In making that assessment, however, the court must still “draw all reasonable inferences in favor of the [plaintiff] non-moving party” and, therefore choose the inferences that favor the plaintiff as long as they are “plausible”. (Slip op. at 26). And, “[a]s a general matter, [we] must accept as true the allegations contained in the complaint” as long as “[n]othing in the complaint convinces us that we should decline to accept the truthfulness of [the] allegation[s].” (Slip op. at 36).
The Federal Circuit then found that based on statements (e.g., advertising) by the defendants, after receiving notices of infringement, regarding the benefits of their products, “when viewed in the context of the industry in which they patented method is practiced, it is more than reasonable to infer that [defendant] DriverTech intended to induce its customers to use its products to practice the patented method and did so with knowledge of the patent.” (Slip op. at 29). For example the Federal Circuit explained at 30:
The specification of the ’078 patent makes clear that the method it claims improves asset utilization and efficiency by enabling route planning to occur while shipments are still en route. To achieve these benefits, bills-of-lading are scanned in the truck cab and transmit-ted while the truck is en route. Significantly, other than the method claimed in the ’078 patent, no appellee has identified a method by which a trucking company could increase efficiency and improve asset utilization by scanning shipping documents and transmitting them from the cab of the truck. Common sense indicates that advertising that your product can be used in conjunction with dispatch software to improve asset utilization and provide operational efficiency to the less-thana- load ship-ping/trucking industry gives rise to a reasonable inference that you intend to induce your customers to accomplish these benefits through utilization of the patented method. This is sufficient to push the complaint past the line “between possibility and plausibility.” Twombly, 550 U.S. at 557.6
Indirect Infringement – Claims Given Broadest Possible Construction.
The Federal Circuit swiftly dispensed with the plaintiff’s argument that the district court should not rule on a motion to dismiss until after the claims have been construed so that sufficiency of the allegations can be tested in view of the claims as properly construed. The Federal Circuit ruled, instead, that in evaluating the sufficiency of the complaint, the patent claims are simply given their broadest possible construction (slip op. at 32, n. 13):
We agree with R+L that, to the extent the district court based its assessment of the “reasonableness” of a given inference of infringement on a narrow construction of the patent’s claims, claim construction at the pleading stage—with no claim construction processes under-taken—was inappropriate. Appellant’s Reply Br. 9–11. We afford the claims their broadest possible construction at this stage of the proceedings.
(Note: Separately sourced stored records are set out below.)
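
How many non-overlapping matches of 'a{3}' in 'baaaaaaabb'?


Pattern 'a{3}' matches exactly 3 consecutive a's (greedy, non-overlapping).
String: 'baaaaaaabb'
Scanning for runs of a's:
  Run at pos 1: 'aaaaaaa' (length 7) -> 2 match(es)
Matches found: ['aaa', 'aaa']
Total: 2

2


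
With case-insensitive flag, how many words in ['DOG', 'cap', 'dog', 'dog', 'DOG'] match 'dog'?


Case-insensitive matching: compare each word's lowercase form to 'dog'.
  'DOG' -> lower='dog' -> MATCH
  'cap' -> lower='cap' -> no
  'dog' -> lower='dog' -> MATCH
  'dog' -> lower='dog' -> MATCH
  'DOG' -> lower='dog' -> MATCH
Matches: ['DOG', 'dog', 'dog', 'DOG']
Count: 4

4


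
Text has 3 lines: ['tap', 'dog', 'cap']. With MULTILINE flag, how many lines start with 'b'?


With MULTILINE flag, ^ matches the start of each line.
Lines: ['tap', 'dog', 'cap']
Checking which lines start with 'b':
  Line 1: 'tap' -> no
  Line 2: 'dog' -> no
  Line 3: 'cap' -> no
Matching lines: []
Count: 0

0


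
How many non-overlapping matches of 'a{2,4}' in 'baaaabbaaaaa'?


Pattern 'a{2,4}' matches between 2 and 4 consecutive a's (greedy).
String: 'baaaabbaaaaa'
Finding runs of a's and applying greedy matching:
  Run at pos 1: 'aaaa' (length 4)
  Run at pos 7: 'aaaaa' (length 5)
Matches: ['aaaa', 'aaaa']
Count: 2

2


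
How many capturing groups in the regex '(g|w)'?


To count capturing groups, count each '(' that starts a group.
Pattern: '(g|w)'
Walking through the pattern:
  Position 0: '(' -> group #1
Total capturing groups: 1

1


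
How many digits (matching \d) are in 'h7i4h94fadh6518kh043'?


\d matches any digit 0-9.
Scanning 'h7i4h94fadh6518kh043':
  pos 1: '7' -> DIGIT
  pos 3: '4' -> DIGIT
  pos 5: '9' -> DIGIT
  pos 6: '4' -> DIGIT
  pos 11: '6' -> DIGIT
  pos 12: '5' -> DIGIT
  pos 13: '1' -> DIGIT
  pos 14: '8' -> DIGIT
  pos 17: '0' -> DIGIT
  pos 18: '4' -> DIGIT
  pos 19: '3' -> DIGIT
Digits found: ['7', '4', '9', '4', '6', '5', '1', '8', '0', '4', '3']
Total: 11

11


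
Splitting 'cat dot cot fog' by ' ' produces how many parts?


Splitting by ' ' breaks the string at each occurrence of the separator.
Text: 'cat dot cot fog'
Parts after split:
  Part 1: 'cat'
  Part 2: 'dot'
  Part 3: 'cot'
  Part 4: 'fog'
Total parts: 4

4


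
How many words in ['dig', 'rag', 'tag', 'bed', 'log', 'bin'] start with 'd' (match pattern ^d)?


Pattern ^d anchors to start of word. Check which words begin with 'd':
  'dig' -> MATCH (starts with 'd')
  'rag' -> no
  'tag' -> no
  'bed' -> no
  'log' -> no
  'bin' -> no
Matching words: ['dig']
Count: 1

1


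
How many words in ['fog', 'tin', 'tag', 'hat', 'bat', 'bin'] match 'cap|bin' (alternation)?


Alternation 'cap|bin' matches either 'cap' or 'bin'.
Checking each word:
  'fog' -> no
  'tin' -> no
  'tag' -> no
  'hat' -> no
  'bat' -> no
  'bin' -> MATCH
Matches: ['bin']
Count: 1

1


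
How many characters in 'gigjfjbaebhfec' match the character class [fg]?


Character class [fg] matches any of: {f, g}
Scanning string 'gigjfjbaebhfec' character by character:
  pos 0: 'g' -> MATCH
  pos 1: 'i' -> no
  pos 2: 'g' -> MATCH
  pos 3: 'j' -> no
  pos 4: 'f' -> MATCH
  pos 5: 'j' -> no
  pos 6: 'b' -> no
  pos 7: 'a' -> no
  pos 8: 'e' -> no
  pos 9: 'b' -> no
  pos 10: 'h' -> no
  pos 11: 'f' -> MATCH
  pos 12: 'e' -> no
  pos 13: 'c' -> no
Total matches: 4

4


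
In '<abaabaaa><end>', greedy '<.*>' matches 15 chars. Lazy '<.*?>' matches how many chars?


Greedy '<.*>' tries to match as MUCH as possible.
Lazy '<.*?>' tries to match as LITTLE as possible.

String: '<abaabaaa><end>'
Greedy '<.*>' starts at first '<' and extends to the LAST '>': '<abaabaaa><end>' (15 chars)
Lazy '<.*?>' starts at first '<' and stops at the FIRST '>': '<abaabaaa>' (10 chars)

10


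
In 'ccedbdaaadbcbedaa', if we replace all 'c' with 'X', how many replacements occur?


re.sub('c', 'X', text) replaces every occurrence of 'c' with 'X'.
Text: 'ccedbdaaadbcbedaa'
Scanning for 'c':
  pos 0: 'c' -> replacement #1
  pos 1: 'c' -> replacement #2
  pos 11: 'c' -> replacement #3
Total replacements: 3

3


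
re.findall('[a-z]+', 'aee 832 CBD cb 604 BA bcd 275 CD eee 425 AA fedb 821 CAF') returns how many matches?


Pattern '[a-z]+' finds one or more lowercase letters.
Text: 'aee 832 CBD cb 604 BA bcd 275 CD eee 425 AA fedb 821 CAF'
Scanning for matches:
  Match 1: 'aee'
  Match 2: 'cb'
  Match 3: 'bcd'
  Match 4: 'eee'
  Match 5: 'fedb'
Total matches: 5

5


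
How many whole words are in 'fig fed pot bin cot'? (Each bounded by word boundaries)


Word boundaries (\b) mark the start/end of each word.
Text: 'fig fed pot bin cot'
Splitting by whitespace:
  Word 1: 'fig'
  Word 2: 'fed'
  Word 3: 'pot'
  Word 4: 'bin'
  Word 5: 'cot'
Total whole words: 5

5


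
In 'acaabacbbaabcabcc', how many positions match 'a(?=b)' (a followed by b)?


Lookahead 'a(?=b)' matches 'a' only when followed by 'b'.
String: 'acaabacbbaabcabcc'
Checking each position where char is 'a':
  pos 0: 'a' -> no (next='c')
  pos 2: 'a' -> no (next='a')
  pos 3: 'a' -> MATCH (next='b')
  pos 5: 'a' -> no (next='c')
  pos 9: 'a' -> no (next='a')
  pos 10: 'a' -> MATCH (next='b')
  pos 13: 'a' -> MATCH (next='b')
Matching positions: [3, 10, 13]
Count: 3

3


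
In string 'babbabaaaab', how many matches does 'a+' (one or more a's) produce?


Pattern 'a+' matches one or more consecutive a's.
String: 'babbabaaaab'
Scanning for runs of a:
  Match 1: 'a' (length 1)
  Match 2: 'a' (length 1)
  Match 3: 'aaaa' (length 4)
Total matches: 3

3


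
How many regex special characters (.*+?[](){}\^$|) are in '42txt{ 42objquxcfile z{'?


Regex special characters are: . * + ? [ ] ( ) { } \ ^ $ |
Scanning '42txt{ 42objquxcfile z{':
  pos 5: '{' -> SPECIAL
  pos 22: '{' -> SPECIAL
Special chars found: ['{', '{']
Total: 2

2


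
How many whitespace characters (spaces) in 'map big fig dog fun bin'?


\s matches whitespace characters (spaces, tabs, etc.).
Text: 'map big fig dog fun bin'
This text has 6 words separated by spaces.
Number of spaces = number of words - 1 = 6 - 1 = 5

5


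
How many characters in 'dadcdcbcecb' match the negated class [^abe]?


Negated class [^abe] matches any char NOT in {a, b, e}
Scanning 'dadcdcbcecb':
  pos 0: 'd' -> MATCH
  pos 1: 'a' -> no (excluded)
  pos 2: 'd' -> MATCH
  pos 3: 'c' -> MATCH
  pos 4: 'd' -> MATCH
  pos 5: 'c' -> MATCH
  pos 6: 'b' -> no (excluded)
  pos 7: 'c' -> MATCH
  pos 8: 'e' -> no (excluded)
  pos 9: 'c' -> MATCH
  pos 10: 'b' -> no (excluded)
Total matches: 7

7


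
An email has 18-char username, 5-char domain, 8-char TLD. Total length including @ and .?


An email address has format: username@domain.tld
Username length: 18
'@' character: 1
Domain length: 5
'.' character: 1
TLD length: 8
Total = 18 + 1 + 5 + 1 + 8 = 33

33


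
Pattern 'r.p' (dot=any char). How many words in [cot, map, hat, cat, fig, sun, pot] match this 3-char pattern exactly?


Pattern 'r.p' means: starts with 'r', any single char, ends with 'p'.
Checking each word (must be exactly 3 chars):
  'cot' (len=3): no
  'map' (len=3): no
  'hat' (len=3): no
  'cat' (len=3): no
  'fig' (len=3): no
  'sun' (len=3): no
  'pot' (len=3): no
Matching words: []
Total: 0

0


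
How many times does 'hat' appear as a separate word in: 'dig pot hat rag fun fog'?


Scanning each word for exact match 'hat':
  Word 1: 'dig' -> no
  Word 2: 'pot' -> no
  Word 3: 'hat' -> MATCH
  Word 4: 'rag' -> no
  Word 5: 'fun' -> no
  Word 6: 'fog' -> no
Total matches: 1

1


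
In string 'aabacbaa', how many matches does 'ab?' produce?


Pattern 'ab?' matches 'a' optionally followed by 'b'.
String: 'aabacbaa'
Scanning left to right for 'a' then checking next char:
  Match 1: 'a' (a not followed by b)
  Match 2: 'ab' (a followed by b)
  Match 3: 'a' (a not followed by b)
  Match 4: 'a' (a not followed by b)
  Match 5: 'a' (a not followed by b)
Total matches: 5

5


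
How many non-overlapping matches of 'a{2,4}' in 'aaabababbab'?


Pattern 'a{2,4}' matches between 2 and 4 consecutive a's (greedy).
String: 'aaabababbab'
Finding runs of a's and applying greedy matching:
  Run at pos 0: 'aaa' (length 3)
  Run at pos 4: 'a' (length 1)
  Run at pos 6: 'a' (length 1)
  Run at pos 9: 'a' (length 1)
Matches: ['aaa']
Count: 1

1


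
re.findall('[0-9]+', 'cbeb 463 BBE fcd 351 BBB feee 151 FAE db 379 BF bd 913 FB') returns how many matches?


Pattern '[0-9]+' finds one or more digits.
Text: 'cbeb 463 BBE fcd 351 BBB feee 151 FAE db 379 BF bd 913 FB'
Scanning for matches:
  Match 1: '463'
  Match 2: '351'
  Match 3: '151'
  Match 4: '379'
  Match 5: '913'
Total matches: 5

5


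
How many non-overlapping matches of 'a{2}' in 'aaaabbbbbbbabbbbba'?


Pattern 'a{2}' matches exactly 2 consecutive a's (greedy, non-overlapping).
String: 'aaaabbbbbbbabbbbba'
Scanning for runs of a's:
  Run at pos 0: 'aaaa' (length 4) -> 2 match(es)
  Run at pos 11: 'a' (length 1) -> 0 match(es)
  Run at pos 17: 'a' (length 1) -> 0 match(es)
Matches found: ['aa', 'aa']
Total: 2

2


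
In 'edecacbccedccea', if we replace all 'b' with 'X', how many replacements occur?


re.sub('b', 'X', text) replaces every occurrence of 'b' with 'X'.
Text: 'edecacbccedccea'
Scanning for 'b':
  pos 6: 'b' -> replacement #1
Total replacements: 1

1


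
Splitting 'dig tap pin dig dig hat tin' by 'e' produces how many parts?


Splitting by 'e' breaks the string at each occurrence of the separator.
Text: 'dig tap pin dig dig hat tin'
Parts after split:
  Part 1: 'dig tap pin dig dig hat tin'
Total parts: 1

1


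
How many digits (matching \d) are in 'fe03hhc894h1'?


\d matches any digit 0-9.
Scanning 'fe03hhc894h1':
  pos 2: '0' -> DIGIT
  pos 3: '3' -> DIGIT
  pos 7: '8' -> DIGIT
  pos 8: '9' -> DIGIT
  pos 9: '4' -> DIGIT
  pos 11: '1' -> DIGIT
Digits found: ['0', '3', '8', '9', '4', '1']
Total: 6

6


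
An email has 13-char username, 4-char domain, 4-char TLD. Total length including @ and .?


An email address has format: username@domain.tld
Username length: 13
'@' character: 1
Domain length: 4
'.' character: 1
TLD length: 4
Total = 13 + 1 + 4 + 1 + 4 = 23

23


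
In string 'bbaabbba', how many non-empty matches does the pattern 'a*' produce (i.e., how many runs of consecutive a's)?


Pattern 'a*' matches zero or more a's. We want non-empty runs of consecutive a's.
String: 'bbaabbba'
Walking through the string to find runs of a's:
  Run 1: positions 2-3 -> 'aa'
  Run 2: positions 7-7 -> 'a'
Non-empty runs found: ['aa', 'a']
Count: 2

2


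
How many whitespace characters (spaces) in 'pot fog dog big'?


\s matches whitespace characters (spaces, tabs, etc.).
Text: 'pot fog dog big'
This text has 4 words separated by spaces.
Number of spaces = number of words - 1 = 4 - 1 = 3

3


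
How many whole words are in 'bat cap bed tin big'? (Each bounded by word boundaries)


Word boundaries (\b) mark the start/end of each word.
Text: 'bat cap bed tin big'
Splitting by whitespace:
  Word 1: 'bat'
  Word 2: 'cap'
  Word 3: 'bed'
  Word 4: 'tin'
  Word 5: 'big'
Total whole words: 5

5


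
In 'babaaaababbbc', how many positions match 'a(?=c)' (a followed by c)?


Lookahead 'a(?=c)' matches 'a' only when followed by 'c'.
String: 'babaaaababbbc'
Checking each position where char is 'a':
  pos 1: 'a' -> no (next='b')
  pos 3: 'a' -> no (next='a')
  pos 4: 'a' -> no (next='a')
  pos 5: 'a' -> no (next='a')
  pos 6: 'a' -> no (next='b')
  pos 8: 'a' -> no (next='b')
Matching positions: []
Count: 0

0


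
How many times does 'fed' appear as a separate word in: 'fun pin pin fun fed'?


Scanning each word for exact match 'fed':
  Word 1: 'fun' -> no
  Word 2: 'pin' -> no
  Word 3: 'pin' -> no
  Word 4: 'fun' -> no
  Word 5: 'fed' -> MATCH
Total matches: 1

1


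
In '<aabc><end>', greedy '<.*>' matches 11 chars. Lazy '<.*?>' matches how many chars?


Greedy '<.*>' tries to match as MUCH as possible.
Lazy '<.*?>' tries to match as LITTLE as possible.

String: '<aabc><end>'
Greedy '<.*>' starts at first '<' and extends to the LAST '>': '<aabc><end>' (11 chars)
Lazy '<.*?>' starts at first '<' and stops at the FIRST '>': '<aabc>' (6 chars)

6


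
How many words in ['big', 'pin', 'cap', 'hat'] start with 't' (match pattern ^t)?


Pattern ^t anchors to start of word. Check which words begin with 't':
  'big' -> no
  'pin' -> no
  'cap' -> no
  'hat' -> no
Matching words: []
Count: 0

0


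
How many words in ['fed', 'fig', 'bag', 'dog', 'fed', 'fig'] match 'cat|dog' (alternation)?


Alternation 'cat|dog' matches either 'cat' or 'dog'.
Checking each word:
  'fed' -> no
  'fig' -> no
  'bag' -> no
  'dog' -> MATCH
  'fed' -> no
  'fig' -> no
Matches: ['dog']
Count: 1

1


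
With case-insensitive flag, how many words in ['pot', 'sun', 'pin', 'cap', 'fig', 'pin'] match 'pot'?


Case-insensitive matching: compare each word's lowercase form to 'pot'.
  'pot' -> lower='pot' -> MATCH
  'sun' -> lower='sun' -> no
  'pin' -> lower='pin' -> no
  'cap' -> lower='cap' -> no
  'fig' -> lower='fig' -> no
  'pin' -> lower='pin' -> no
Matches: ['pot']
Count: 1

1


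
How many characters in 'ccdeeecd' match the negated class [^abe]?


Negated class [^abe] matches any char NOT in {a, b, e}
Scanning 'ccdeeecd':
  pos 0: 'c' -> MATCH
  pos 1: 'c' -> MATCH
  pos 2: 'd' -> MATCH
  pos 3: 'e' -> no (excluded)
  pos 4: 'e' -> no (excluded)
  pos 5: 'e' -> no (excluded)
  pos 6: 'c' -> MATCH
  pos 7: 'd' -> MATCH
Total matches: 5

5


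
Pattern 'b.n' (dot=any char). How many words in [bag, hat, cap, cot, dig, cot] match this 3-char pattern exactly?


Pattern 'b.n' means: starts with 'b', any single char, ends with 'n'.
Checking each word (must be exactly 3 chars):
  'bag' (len=3): no
  'hat' (len=3): no
  'cap' (len=3): no
  'cot' (len=3): no
  'dig' (len=3): no
  'cot' (len=3): no
Matching words: []
Total: 0

0


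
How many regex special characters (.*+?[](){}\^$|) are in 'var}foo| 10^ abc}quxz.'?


Regex special characters are: . * + ? [ ] ( ) { } \ ^ $ |
Scanning 'var}foo| 10^ abc}quxz.':
  pos 3: '}' -> SPECIAL
  pos 7: '|' -> SPECIAL
  pos 11: '^' -> SPECIAL
  pos 16: '}' -> SPECIAL
  pos 21: '.' -> SPECIAL
Special chars found: ['}', '|', '^', '}', '.']
Total: 5

5


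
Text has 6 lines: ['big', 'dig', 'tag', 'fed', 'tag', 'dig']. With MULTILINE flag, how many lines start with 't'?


With MULTILINE flag, ^ matches the start of each line.
Lines: ['big', 'dig', 'tag', 'fed', 'tag', 'dig']
Checking which lines start with 't':
  Line 1: 'big' -> no
  Line 2: 'dig' -> no
  Line 3: 'tag' -> MATCH
  Line 4: 'fed' -> no
  Line 5: 'tag' -> MATCH
  Line 6: 'dig' -> no
Matching lines: ['tag', 'tag']
Count: 2

2


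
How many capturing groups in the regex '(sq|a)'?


To count capturing groups, count each '(' that starts a group.
Pattern: '(sq|a)'
Walking through the pattern:
  Position 0: '(' -> group #1
Total capturing groups: 1

1


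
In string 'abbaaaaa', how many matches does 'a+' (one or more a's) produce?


Pattern 'a+' matches one or more consecutive a's.
String: 'abbaaaaa'
Scanning for runs of a:
  Match 1: 'a' (length 1)
  Match 2: 'aaaaa' (length 5)
Total matches: 2

2


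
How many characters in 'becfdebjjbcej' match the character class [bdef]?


Character class [bdef] matches any of: {b, d, e, f}
Scanning string 'becfdebjjbcej' character by character:
  pos 0: 'b' -> MATCH
  pos 1: 'e' -> MATCH
  pos 2: 'c' -> no
  pos 3: 'f' -> MATCH
  pos 4: 'd' -> MATCH
  pos 5: 'e' -> MATCH
  pos 6: 'b' -> MATCH
  pos 7: 'j' -> no
  pos 8: 'j' -> no
  pos 9: 'b' -> MATCH
  pos 10: 'c' -> no
  pos 11: 'e' -> MATCH
  pos 12: 'j' -> no
Total matches: 8

8


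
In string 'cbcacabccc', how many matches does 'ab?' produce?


Pattern 'ab?' matches 'a' optionally followed by 'b'.
String: 'cbcacabccc'
Scanning left to right for 'a' then checking next char:
  Match 1: 'a' (a not followed by b)
  Match 2: 'ab' (a followed by b)
Total matches: 2

2


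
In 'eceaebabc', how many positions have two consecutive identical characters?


Looking for consecutive identical characters in 'eceaebabc':
  pos 0-1: 'e' vs 'c' -> different
  pos 1-2: 'c' vs 'e' -> different
  pos 2-3: 'e' vs 'a' -> different
  pos 3-4: 'a' vs 'e' -> different
  pos 4-5: 'e' vs 'b' -> different
  pos 5-6: 'b' vs 'a' -> different
  pos 6-7: 'a' vs 'b' -> different
  pos 7-8: 'b' vs 'c' -> different
Consecutive identical pairs: []
Count: 0

0


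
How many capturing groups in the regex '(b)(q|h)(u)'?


To count capturing groups, count each '(' that starts a group.
Pattern: '(b)(q|h)(u)'
Walking through the pattern:
  Position 0: '(' -> group #1
  Position 3: '(' -> group #2
  Position 8: '(' -> group #3
Total capturing groups: 3

3


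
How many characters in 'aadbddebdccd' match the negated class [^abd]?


Negated class [^abd] matches any char NOT in {a, b, d}
Scanning 'aadbddebdccd':
  pos 0: 'a' -> no (excluded)
  pos 1: 'a' -> no (excluded)
  pos 2: 'd' -> no (excluded)
  pos 3: 'b' -> no (excluded)
  pos 4: 'd' -> no (excluded)
  pos 5: 'd' -> no (excluded)
  pos 6: 'e' -> MATCH
  pos 7: 'b' -> no (excluded)
  pos 8: 'd' -> no (excluded)
  pos 9: 'c' -> MATCH
  pos 10: 'c' -> MATCH
  pos 11: 'd' -> no (excluded)
Total matches: 3

3


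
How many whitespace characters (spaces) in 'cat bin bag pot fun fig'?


\s matches whitespace characters (spaces, tabs, etc.).
Text: 'cat bin bag pot fun fig'
This text has 6 words separated by spaces.
Number of spaces = number of words - 1 = 6 - 1 = 5

5


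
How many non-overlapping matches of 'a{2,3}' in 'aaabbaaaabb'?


Pattern 'a{2,3}' matches between 2 and 3 consecutive a's (greedy).
String: 'aaabbaaaabb'
Finding runs of a's and applying greedy matching:
  Run at pos 0: 'aaa' (length 3)
  Run at pos 5: 'aaaa' (length 4)
Matches: ['aaa', 'aaa']
Count: 2

2


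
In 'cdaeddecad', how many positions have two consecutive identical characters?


Looking for consecutive identical characters in 'cdaeddecad':
  pos 0-1: 'c' vs 'd' -> different
  pos 1-2: 'd' vs 'a' -> different
  pos 2-3: 'a' vs 'e' -> different
  pos 3-4: 'e' vs 'd' -> different
  pos 4-5: 'd' vs 'd' -> MATCH ('dd')
  pos 5-6: 'd' vs 'e' -> different
  pos 6-7: 'e' vs 'c' -> different
  pos 7-8: 'c' vs 'a' -> different
  pos 8-9: 'a' vs 'd' -> different
Consecutive identical pairs: ['dd']
Count: 1

1


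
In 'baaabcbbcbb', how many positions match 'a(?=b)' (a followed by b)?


Lookahead 'a(?=b)' matches 'a' only when followed by 'b'.
String: 'baaabcbbcbb'
Checking each position where char is 'a':
  pos 1: 'a' -> no (next='a')
  pos 2: 'a' -> no (next='a')
  pos 3: 'a' -> MATCH (next='b')
Matching positions: [3]
Count: 1

1


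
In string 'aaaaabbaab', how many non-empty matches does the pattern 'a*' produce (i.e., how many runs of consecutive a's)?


Pattern 'a*' matches zero or more a's. We want non-empty runs of consecutive a's.
String: 'aaaaabbaab'
Walking through the string to find runs of a's:
  Run 1: positions 0-4 -> 'aaaaa'
  Run 2: positions 7-8 -> 'aa'
Non-empty runs found: ['aaaaa', 'aa']
Count: 2

2


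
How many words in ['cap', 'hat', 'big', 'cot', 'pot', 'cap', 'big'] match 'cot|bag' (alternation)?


Alternation 'cot|bag' matches either 'cot' or 'bag'.
Checking each word:
  'cap' -> no
  'hat' -> no
  'big' -> no
  'cot' -> MATCH
  'pot' -> no
  'cap' -> no
  'big' -> no
Matches: ['cot']
Count: 1

1


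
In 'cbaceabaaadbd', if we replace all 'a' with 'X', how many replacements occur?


re.sub('a', 'X', text) replaces every occurrence of 'a' with 'X'.
Text: 'cbaceabaaadbd'
Scanning for 'a':
  pos 2: 'a' -> replacement #1
  pos 5: 'a' -> replacement #2
  pos 7: 'a' -> replacement #3
  pos 8: 'a' -> replacement #4
  pos 9: 'a' -> replacement #5
Total replacements: 5

5


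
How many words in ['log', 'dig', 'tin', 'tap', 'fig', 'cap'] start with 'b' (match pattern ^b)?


Pattern ^b anchors to start of word. Check which words begin with 'b':
  'log' -> no
  'dig' -> no
  'tin' -> no
  'tap' -> no
  'fig' -> no
  'cap' -> no
Matching words: []
Count: 0

0


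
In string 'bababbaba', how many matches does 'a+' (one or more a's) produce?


Pattern 'a+' matches one or more consecutive a's.
String: 'bababbaba'
Scanning for runs of a:
  Match 1: 'a' (length 1)
  Match 2: 'a' (length 1)
  Match 3: 'a' (length 1)
  Match 4: 'a' (length 1)
Total matches: 4

4


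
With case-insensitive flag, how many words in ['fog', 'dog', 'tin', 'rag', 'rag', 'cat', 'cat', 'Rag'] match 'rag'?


Case-insensitive matching: compare each word's lowercase form to 'rag'.
  'fog' -> lower='fog' -> no
  'dog' -> lower='dog' -> no
  'tin' -> lower='tin' -> no
  'rag' -> lower='rag' -> MATCH
  'rag' -> lower='rag' -> MATCH
  'cat' -> lower='cat' -> no
  'cat' -> lower='cat' -> no
  'Rag' -> lower='rag' -> MATCH
Matches: ['rag', 'rag', 'Rag']
Count: 3

3


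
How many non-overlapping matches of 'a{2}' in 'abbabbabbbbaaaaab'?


Pattern 'a{2}' matches exactly 2 consecutive a's (greedy, non-overlapping).
String: 'abbabbabbbbaaaaab'
Scanning for runs of a's:
  Run at pos 0: 'a' (length 1) -> 0 match(es)
  Run at pos 3: 'a' (length 1) -> 0 match(es)
  Run at pos 6: 'a' (length 1) -> 0 match(es)
  Run at pos 11: 'aaaaa' (length 5) -> 2 match(es)
Matches found: ['aa', 'aa']
Total: 2

2


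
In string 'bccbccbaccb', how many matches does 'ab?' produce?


Pattern 'ab?' matches 'a' optionally followed by 'b'.
String: 'bccbccbaccb'
Scanning left to right for 'a' then checking next char:
  Match 1: 'a' (a not followed by b)
Total matches: 1

1


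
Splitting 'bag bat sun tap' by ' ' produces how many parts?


Splitting by ' ' breaks the string at each occurrence of the separator.
Text: 'bag bat sun tap'
Parts after split:
  Part 1: 'bag'
  Part 2: 'bat'
  Part 3: 'sun'
  Part 4: 'tap'
Total parts: 4

4


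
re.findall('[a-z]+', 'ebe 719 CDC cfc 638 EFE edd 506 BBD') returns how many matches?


Pattern '[a-z]+' finds one or more lowercase letters.
Text: 'ebe 719 CDC cfc 638 EFE edd 506 BBD'
Scanning for matches:
  Match 1: 'ebe'
  Match 2: 'cfc'
  Match 3: 'edd'
Total matches: 3

3


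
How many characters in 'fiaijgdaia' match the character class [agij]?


Character class [agij] matches any of: {a, g, i, j}
Scanning string 'fiaijgdaia' character by character:
  pos 0: 'f' -> no
  pos 1: 'i' -> MATCH
  pos 2: 'a' -> MATCH
  pos 3: 'i' -> MATCH
  pos 4: 'j' -> MATCH
  pos 5: 'g' -> MATCH
  pos 6: 'd' -> no
  pos 7: 'a' -> MATCH
  pos 8: 'i' -> MATCH
  pos 9: 'a' -> MATCH
Total matches: 8

8


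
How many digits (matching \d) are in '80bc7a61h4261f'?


\d matches any digit 0-9.
Scanning '80bc7a61h4261f':
  pos 0: '8' -> DIGIT
  pos 1: '0' -> DIGIT
  pos 4: '7' -> DIGIT
  pos 6: '6' -> DIGIT
  pos 7: '1' -> DIGIT
  pos 9: '4' -> DIGIT
  pos 10: '2' -> DIGIT
  pos 11: '6' -> DIGIT
  pos 12: '1' -> DIGIT
Digits found: ['8', '0', '7', '6', '1', '4', '2', '6', '1']
Total: 9

9


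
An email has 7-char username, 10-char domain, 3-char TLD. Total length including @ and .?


An email address has format: username@domain.tld
Username length: 7
'@' character: 1
Domain length: 10
'.' character: 1
TLD length: 3
Total = 7 + 1 + 10 + 1 + 3 = 22

22


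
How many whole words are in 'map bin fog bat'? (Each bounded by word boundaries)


Word boundaries (\b) mark the start/end of each word.
Text: 'map bin fog bat'
Splitting by whitespace:
  Word 1: 'map'
  Word 2: 'bin'
  Word 3: 'fog'
  Word 4: 'bat'
Total whole words: 4

4


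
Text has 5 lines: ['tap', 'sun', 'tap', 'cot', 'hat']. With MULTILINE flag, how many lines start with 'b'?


With MULTILINE flag, ^ matches the start of each line.
Lines: ['tap', 'sun', 'tap', 'cot', 'hat']
Checking which lines start with 'b':
  Line 1: 'tap' -> no
  Line 2: 'sun' -> no
  Line 3: 'tap' -> no
  Line 4: 'cot' -> no
  Line 5: 'hat' -> no
Matching lines: []
Count: 0

0


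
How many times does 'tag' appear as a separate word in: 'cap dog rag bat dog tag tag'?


Scanning each word for exact match 'tag':
  Word 1: 'cap' -> no
  Word 2: 'dog' -> no
  Word 3: 'rag' -> no
  Word 4: 'bat' -> no
  Word 5: 'dog' -> no
  Word 6: 'tag' -> MATCH
  Word 7: 'tag' -> MATCH
Total matches: 2

2


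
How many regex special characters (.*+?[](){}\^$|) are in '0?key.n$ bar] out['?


Regex special characters are: . * + ? [ ] ( ) { } \ ^ $ |
Scanning '0?key.n$ bar] out[':
  pos 1: '?' -> SPECIAL
  pos 5: '.' -> SPECIAL
  pos 7: '$' -> SPECIAL
  pos 12: ']' -> SPECIAL
  pos 17: '[' -> SPECIAL
Special chars found: ['?', '.', '$', ']', '[']
Total: 5

5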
Indirect Infringement – Knowledge Of Patent After Complaint Filed Is Apparently Sufficient
The Federal Circuit also appeared to endorse the proposition that the knowledge and intent requirements for indirect infringement claims – e.g., knowledge of the patent as required for inducing and contributory infringement; an intent to induce infringement as required for inducing infringement; and knowing a component to be especially made or adapted for an infringing use as required for contributory infringement – can be based on the knowledge provided by the complaint and continued activities thereafter. In that regard, the Federal Circuit found the allegation of inducing infringement sufficient where the plaintiff alleged (slip op. at 35):
R+L alleges that Intermec became aware of its patent, at the latest, in July or August when it was served with its complaint.